Coverage of the 2011 Q fever vaccination campaign in the Netherlands, using retrospective population-based prevalence estimation of cardiovascular risk-conditions for chronic Q fever.

Autor: Vermeer-de Bondt PE; Centre for Infectious Disease Control, National Institute for Public Health and Environment, Bilthoven, the Netherlands., Schoffelen T; Department of Internal Medicine, Radboud University Medical Center, Nijmegen, the Netherlands., Vanrolleghem AM; Department of Medical Informatics, Erasmus University Medical Center, Rotterdam, the Netherlands., Isken LD; Centre for Infectious Disease Control, National Institute for Public Health and Environment, Bilthoven, the Netherlands., van Deuren M; Department of Internal Medicine, Radboud University Medical Center, Nijmegen, the Netherlands., Sturkenboom MC; Department of Medical Informatics, Erasmus University Medical Center, Rotterdam, the Netherlands., Timen A; Centre for Infectious Disease Control, National Institute for Public Health and Environment, Bilthoven, the Netherlands.
Jazyk: angličtina
Zdroj: PloS one [PLoS One] 2015 Apr 24; Vol. 10 (4), pp. e0123570. Date of Electronic Publication: 2015 Apr 24 (Print Publication: 2015).
DOI: 10.1371/journal.pone.0123570
Abstrakt: Background: In 2011, a unique Q fever vaccination campaign targeted people at risk for chronic Q fever in the southeast of the Netherlands. General practitioners referred patients with defined cardiovascular risk-conditions (age >15 years). Prevalence rates of those risk-conditions were lacking, standing in the way of adequate planning and coverage estimation. We aimed to obtain prevalence rates retrospectively in order to estimate coverage of the Q fever vaccination campaign.
Methods: With broad search terms for these predefined risk-conditions, we extracted patient-records from a large longitudinal general-practice research-database in the Netherlands (IPCI-database). After validation of these records, obtained prevalence rates (stratified for age and sex) extrapolated to the Q fever high-incidence area population, gave an approximation of the size of the targeted patient-group. Coverage calculation addressed people actually screened by a pre-vaccination Q fever skin test and serology (coverage) and patients referred by their general practitioners (adjusted-coverage) in the 2011 campaign.

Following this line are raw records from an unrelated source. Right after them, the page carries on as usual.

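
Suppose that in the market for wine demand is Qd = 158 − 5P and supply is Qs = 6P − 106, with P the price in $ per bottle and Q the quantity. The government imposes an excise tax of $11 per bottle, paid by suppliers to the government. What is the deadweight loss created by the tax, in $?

Without the tax, 158 − 5P = 6P − 106 gives 11P = 264, so P* = $24 and Q* = 38.
With the tax collected from suppliers, supply shifts: Qs = 6(P − 11) − 106.
Solving gives Q = 8 with consumers paying $30 and suppliers receiving $19 (the $11 wedge).
Quantity falls by |ΔQ| = |38 − 8| = 30.
DWL = ½ · t · |ΔQ| = ½ · 11 · 30 = $165.

Deadweight loss = $165.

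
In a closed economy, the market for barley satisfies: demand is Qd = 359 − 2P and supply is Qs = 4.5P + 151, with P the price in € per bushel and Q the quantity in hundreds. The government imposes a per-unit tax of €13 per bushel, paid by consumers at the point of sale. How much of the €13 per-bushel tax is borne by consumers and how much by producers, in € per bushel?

Consumers bear €9 per bushel; producers bear €4 per bushel.

Without the tax, 359 − 2P = 4.5P + 151 gives 6.5P = 208, so P* = €32 and Q* = 295.
With the tax collected from consumers, demand (in seller-price terms) shifts: Qd = 359 − 2(P + 13).
Solving gives Q = 277 with consumers paying €41 and producers receiving €28 (the €13 wedge).
Burden on consumers: €9; on producers: €4. (They sum to €13.)
The less price-elastic side of the market bears the larger share of a per-unit tax.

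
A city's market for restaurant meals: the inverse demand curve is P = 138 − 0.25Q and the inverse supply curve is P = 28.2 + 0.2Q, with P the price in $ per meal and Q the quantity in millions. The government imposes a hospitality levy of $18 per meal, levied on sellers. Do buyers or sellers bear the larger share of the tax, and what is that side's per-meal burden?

Buyers bear the larger share: $10 per meal.

Inverting to Q(P) form: Qd = 552 − 4P; Qs = 5P − 141.
Without the tax, 552 − 4P = 5P − 141 gives 9P = 693, so P* = $77 and Q* = 244.
With the tax collected from sellers, supply shifts: Qs = 5(P − 18) − 141.
New equilibrium: buyers pay $87, sellers receive $69, Q = 204. (Wedge: Pb − Ps = 18.)
Per-meal burden: buyers $10, sellers $8.
Buyers take the larger share because demand is less price-elastic here (demand slope 4 vs supply slope 5).
The less price-elastic side of the market bears the larger share of a per-unit tax.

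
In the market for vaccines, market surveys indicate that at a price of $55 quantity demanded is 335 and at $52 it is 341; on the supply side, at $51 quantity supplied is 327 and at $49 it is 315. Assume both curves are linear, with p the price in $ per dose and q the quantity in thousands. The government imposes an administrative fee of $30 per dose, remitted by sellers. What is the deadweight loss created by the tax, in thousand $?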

Results: Our prevalence estimate of any risk-condition was 3.1% (lower-upper limits 2.9-3.3%). For heart valve defects, aorta aneurysm/prosthesis, congenital anomalies and endocarditis, prevalence was 2.4%, 0.6%, 0.4% and 0.1%, respectively. Estimated number of eligible people in the Q fever high-incidence area was 11,724 (10,965-12,532). With 1330 people screened for vaccination, coverage of the vaccination campaign was 11%. For referred people, the adjusted coverage was 18%. Coverage was lowest among the very-old and highest for people aged 50-70 years.

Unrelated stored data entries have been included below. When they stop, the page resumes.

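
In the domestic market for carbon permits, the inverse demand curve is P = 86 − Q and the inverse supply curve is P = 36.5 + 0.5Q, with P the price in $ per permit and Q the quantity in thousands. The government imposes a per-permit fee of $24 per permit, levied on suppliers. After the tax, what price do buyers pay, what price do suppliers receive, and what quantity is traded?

Rewrite in direct form: Qd = 86 − P and Qs = 2P − 73.
Without the tax, 86 − P = 2P − 73 gives 3P = 159, so P* = $53 and Q* = 33.
With the tax collected from suppliers, supply shifts: Qs = 2(P − 24) − 73.
New equilibrium: buyers pay $69, suppliers receive $45, Q = 17. (Wedge: Pb − Ps = 24.)
The less price-elastic side of the market bears the larger share of a per-unit tax.

Buyers pay $69; suppliers receive $45; quantity = 17.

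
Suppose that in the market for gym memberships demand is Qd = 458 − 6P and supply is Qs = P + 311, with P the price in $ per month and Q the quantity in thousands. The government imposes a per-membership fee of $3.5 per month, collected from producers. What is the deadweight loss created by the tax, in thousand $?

Deadweight loss = $5.25 thousand.

Before the tax: set 458 − 6P = P + 311 → P* = $21, Q* = 332.
With the tax collected from producers, supply shifts: Qs = (P − 3.5) + 311.
Solving gives Q = 329 with consumers paying $21.5 and producers receiving $18 (the $3.5 wedge).
Quantity falls by |ΔQ| = |332 − 329| = 3.
DWL = ½ · t · |ΔQ| = ½ · 3.5 · 3 = $5.25.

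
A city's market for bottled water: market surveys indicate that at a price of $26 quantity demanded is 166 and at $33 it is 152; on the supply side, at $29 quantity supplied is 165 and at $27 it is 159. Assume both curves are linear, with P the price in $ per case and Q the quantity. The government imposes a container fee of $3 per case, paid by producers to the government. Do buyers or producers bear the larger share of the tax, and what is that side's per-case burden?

Buyers bear the larger share: $1.8 per case.

Demand slope: (152 − 166)/(33 − 26) = -2, so Qd = 218 − 2P.
Supply slope: (159 − 165)/(27 − 29) = 3, so Qs = 3P + 78.
Without the tax, 218 − 2P = 3P + 78 gives 5P = 140, so P* = $28 and Q* = 162.
With the tax collected from producers, supply shifts: Qs = 3(P − 3) + 78.
Solving gives Q = 158.4 with buyers paying $29.8 and producers receiving $26.8 (the $3 wedge).
Per-case burden: buyers $1.8, producers $1.2.
Buyers take the larger share because demand is less price-elastic here (demand slope 2 vs supply slope 3).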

Conclusion: The estimated coverage of the vaccination campaign was limited. This should be interpreted in the light of the complexity of this target-group with much co-morbidity, and of the vaccine that required invasive pre-vaccination screening. Calculation of prevalence rates of risk-conditions based on the IPCI-database was feasible. This procedure proved an efficient tool for future use, when prevalence estimates for policy, implementation or surveillance of subgroup-vaccination or other health-care interventions are needed.